Review the latest portfolio strategy commentary from Mike Gibbs, managing director of Equity Portfolio & Technical Strategy.
The S&P 500 remains at all-time highs, as it continues to digest short-term overbought conditions along with very strong Q1 earnings results. The macro backdrop continues to improve with Q1 GDP growing 6.4% q/q (second strongest quarter in over 15 years), and the underlying data was even stronger (i.e. domestic final sales +10.6%). US real GDP is now just 0.9% from its pre-pandemic level, set to surpass its pre-recessionary level in just six quarters (a full two years quicker than the credit crisis recovery). And April PMI surveys pushed to their highest readings on record. We maintain our positive stance on the economic recovery, supported by a strong vaccine rollout (roughly 40% of adults fully vaccinated), pent-up demand for a reopening (21% savings rate vs 7.5% 15-year average), and still very low inventory levels, along with fiscal stimulus and a still accommodative Fed.

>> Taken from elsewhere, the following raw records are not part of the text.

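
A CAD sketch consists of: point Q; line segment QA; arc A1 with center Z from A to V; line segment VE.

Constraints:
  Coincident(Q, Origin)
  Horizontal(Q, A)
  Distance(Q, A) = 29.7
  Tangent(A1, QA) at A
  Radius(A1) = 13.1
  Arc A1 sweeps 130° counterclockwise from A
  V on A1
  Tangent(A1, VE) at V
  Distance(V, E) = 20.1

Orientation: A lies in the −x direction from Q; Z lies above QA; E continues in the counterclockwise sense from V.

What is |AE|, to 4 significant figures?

37.03

Q is at the origin; QA is horizontal with |QA| = 29.7 and A on the −x side, so A = (-29.70, 0.000). The tangent condition forces ZA to be normal to QA, so Z = A + (0, 13.1) = (-29.70, 13.10). On A1, A sits at bearing -90° from Z; a 130° counterclockwise sweep puts V at bearing 40°, so V = Z + 13.1·(cos 40°, sin 40°) = (-19.66, 21.52). Since A1 is tangent to VE there, ZV ⟂ VE, so VE runs along (−sin 40°, cos 40°); with |VE| = 20.1, E = (-32.58, 36.92). Then |AE| = |E − A| = 37.03.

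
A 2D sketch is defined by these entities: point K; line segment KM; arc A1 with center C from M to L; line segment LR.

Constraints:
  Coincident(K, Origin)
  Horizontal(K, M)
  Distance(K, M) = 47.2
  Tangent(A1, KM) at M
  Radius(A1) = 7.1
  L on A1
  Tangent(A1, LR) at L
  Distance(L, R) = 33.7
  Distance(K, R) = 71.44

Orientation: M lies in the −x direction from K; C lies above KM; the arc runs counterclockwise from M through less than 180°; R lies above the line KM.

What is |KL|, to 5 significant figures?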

This strong economic growth is filtering into exceptional Q1 earnings. 40% of S&P 500 companies have reported so far with 86% of these beating on the bottom line by an aggregate 23.9%- which would be the highest earnings surprise on record if sustained. Q1 S&P 500 earnings growth estimates are now up to 35.5% (from 21.6% when earnings season began). Price reactions, however, remain muted on average and mixed across companies- suggesting much was priced in after the strong market gains into the quarter. Overall, full year 2021 and 2022 estimates (and all quarters within) continue to get revised higher, and we believe upside remains. We remain above consensus estimates for both years- $190 EPS for 2021 (vs 179.50 consensus) and $220 for 2022 (vs $203). Valuations remain elevated, but are supported by low interest rates and corporate credit spreads. We continue to believe that robust earnings growth will outweigh valuation normalization in the recovery ahead, providing upside to equities. We continue to expect normal pullbacks and market rotation to occur, but the structural backdrop remains solid technically. As such, look for opportunity at the sector and stock level.
Interest rates have been a large influence on market rotation and, after consolidating to its 50 DMA in recent weeks, the US 10 year Treasury yield appears set to move higher. Supporting this view is the relative performance of copper vs gold- a gauge of economic momentum and risk appetite- that has been correlated to bond yields and broke to new highs this week. If bond yields are set to show some upside, this is likely to be a boost to Financials relative performance (which has been correlated to bond yields). We recommend overweight exposure to Financials and would look to accumulate. Accordingly, we also recommend accumulating Value, which had experienced a consolidation in relative strength with the moderation in interest rates- both of which could be set to resume higher.